- Born: 11 May 1998 Tilburg, Netherlands
- Died: 30 November 2024 (aged 26)
- Occupations: Blogger, writer

= Eva Hermans-Kroot =

Dutch cancer blogger (1998–2024)

Eva Hermans-Kroot (11 May 1998 – 30 November 2024) was a Dutch blogger and writer who shared her experiences with her terminal lung cancer via social media and television. She gained fame by sharing her experiences on Instagram and her participation in the television and radio programs.

== Biography ==
Hermans-Kroot was a frequent guest on the radio program "Mattie en Marieke" on Qmusic, where she shared her story. Her story helped the song "Better Days" by Dermot Kennedy earn the Alarmschijf honor on Qmusic, as the song offered her great support during her cancer battle. She was in the tenth season of the BNNVARA television program Over Mijn Lijk, in which she shared her life. She ran the Instagram account "Longeneeslijk", which is also the title of the book which she wrote about her illness. Her book launch was supposed to happen on Christmas, but as a result of her declining condition, it was moved forward to 27 November 2024.

Eva Kroot was married to Matthijs Hermans. Their wedding was on 2 May 2022.

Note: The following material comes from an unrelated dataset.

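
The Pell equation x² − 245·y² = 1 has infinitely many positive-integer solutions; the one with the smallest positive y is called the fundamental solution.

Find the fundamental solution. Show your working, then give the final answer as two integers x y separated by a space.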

In August 2024, Hermans-Kroot announced that her illness was terminal. She continued to focus on achieving her goals, including as publishing her book. In October 2024, she gave a guest lecture at Erasmus MC. She died on 30 November 2024, at the age of 26. In her honor, the Dutch people voted the song "Better Days" by Dermot Kennedy in at number six in the country's annual Top 2000 songs of all time poll.